Falando em medos, tenho os meus, confesso que já fui uma neurótica do medo- acredita que eu tinha medo de até ter medo? Pois é, passei um bom tempo da minha vida com medo de ter medo, medo do desconhecido, medo de enfrentar a vida, medo de assumir que tenho medo, que não sou autossuficiente
Eis que agora surge o meu mais novo medo - o 'medo do esquecimento'. Quem diria que EU ( a dona da razão, amante da autossuficiência) estaria sofrendo desse mal!? Pois, sofro, e como ando sofrendo, sofro porque o outro não é tão presente na minha vida como eu gostaria, sofro porque as coisas mudam, e infelizmente ou felizmente, eu não tenho o controle dessa mudança.
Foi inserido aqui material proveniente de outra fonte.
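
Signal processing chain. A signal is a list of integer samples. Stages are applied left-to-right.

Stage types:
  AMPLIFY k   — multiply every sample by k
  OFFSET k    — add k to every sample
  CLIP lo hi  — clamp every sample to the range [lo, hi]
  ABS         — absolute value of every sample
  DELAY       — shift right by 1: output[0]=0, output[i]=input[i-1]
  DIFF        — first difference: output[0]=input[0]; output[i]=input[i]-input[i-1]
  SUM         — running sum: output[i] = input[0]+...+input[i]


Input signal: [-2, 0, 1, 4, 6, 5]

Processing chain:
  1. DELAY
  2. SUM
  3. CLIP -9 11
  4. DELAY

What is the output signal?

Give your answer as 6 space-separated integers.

Answer: 0 0 -2 -2 -1 3

Derivation:
Input: [-2, 0, 1, 4, 6, 5]
Stage 1 (DELAY): [0, -2, 0, 1, 4, 6] = [0, -2, 0, 1, 4, 6] -> [0, -2, 0, 1, 4, 6]
Stage 2 (SUM): sum[0..0]=0, sum[0..1]=-2, sum[0..2]=-2, sum[0..3]=-1, sum[0..4]=3, sum[0..5]=9 -> [0, -2, -2, -1, 3, 9]
Stage 3 (CLIP -9 11): clip(0,-9,11)=0, clip(-2,-9,11)=-2, clip(-2,-9,11)=-2, clip(-1,-9,11)=-1, clip(3,-9,11)=3, clip(9,-9,11)=9 -> [0, -2, -2, -1, 3, 9]
Stage 4 (DELAY): [0, 0, -2, -2, -1, 3] = [0, 0, -2, -2, -1, 3] -> [0, 0, -2, -2, -1, 3]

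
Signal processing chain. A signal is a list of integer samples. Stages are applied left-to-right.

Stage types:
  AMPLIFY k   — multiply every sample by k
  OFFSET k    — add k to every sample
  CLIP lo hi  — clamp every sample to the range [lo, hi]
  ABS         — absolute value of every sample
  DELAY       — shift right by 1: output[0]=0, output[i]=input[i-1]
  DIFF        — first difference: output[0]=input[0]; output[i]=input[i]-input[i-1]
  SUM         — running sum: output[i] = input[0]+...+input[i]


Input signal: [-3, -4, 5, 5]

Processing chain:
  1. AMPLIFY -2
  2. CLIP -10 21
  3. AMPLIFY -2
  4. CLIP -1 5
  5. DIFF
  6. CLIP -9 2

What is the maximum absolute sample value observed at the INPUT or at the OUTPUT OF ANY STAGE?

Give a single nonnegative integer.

Answer: 20

Derivation:
Input: [-3, -4, 5, 5] (max |s|=5)
Stage 1 (AMPLIFY -2): -3*-2=6, -4*-2=8, 5*-2=-10, 5*-2=-10 -> [6, 8, -10, -10] (max |s|=10)
Stage 2 (CLIP -10 21): clip(6,-10,21)=6, clip(8,-10,21)=8, clip(-10,-10,21)=-10, clip(-10,-10,21)=-10 -> [6, 8, -10, -10] (max |s|=10)
Stage 3 (AMPLIFY -2): 6*-2=-12, 8*-2=-16, -10*-2=20, -10*-2=20 -> [-12, -16, 20, 20] (max |s|=20)
Stage 4 (CLIP -1 5): clip(-12,-1,5)=-1, clip(-16,-1,5)=-1, clip(20,-1,5)=5, clip(20,-1,5)=5 -> [-1, -1, 5, 5] (max |s|=5)
Stage 5 (DIFF): s[0]=-1, -1--1=0, 5--1=6, 5-5=0 -> [-1, 0, 6, 0] (max |s|=6)
Stage 6 (CLIP -9 2): clip(-1,-9,2)=-1, clip(0,-9,2)=0, clip(6,-9,2)=2, clip(0,-9,2)=0 -> [-1, 0, 2, 0] (max |s|=2)
Overall max amplitude: 20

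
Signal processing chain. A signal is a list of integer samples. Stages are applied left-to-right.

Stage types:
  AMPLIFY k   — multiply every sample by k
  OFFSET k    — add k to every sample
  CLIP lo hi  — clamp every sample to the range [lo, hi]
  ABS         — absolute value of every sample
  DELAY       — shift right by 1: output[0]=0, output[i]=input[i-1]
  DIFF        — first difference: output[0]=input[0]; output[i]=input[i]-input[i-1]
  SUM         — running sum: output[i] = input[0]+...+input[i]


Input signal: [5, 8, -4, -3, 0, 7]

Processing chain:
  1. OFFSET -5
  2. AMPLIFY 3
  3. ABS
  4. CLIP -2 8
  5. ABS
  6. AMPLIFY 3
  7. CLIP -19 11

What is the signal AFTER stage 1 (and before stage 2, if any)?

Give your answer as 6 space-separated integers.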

Sofro porque a dor da ausência é sentida na alma, não provoca hematomas, nem fraturas expostas, mas dói, fere porque assumir a consciência de 'que nada do que foi será de novo do jeito que já foi um dia' é também reconhecer que com o tempo exerce sobre nós uma sensação de esquecimento...
Diante disso, só me resta concordar com o poeta Mário Quintana: 'Se me esqueceres, só uma coisa, esquece-me bem devagarinho'.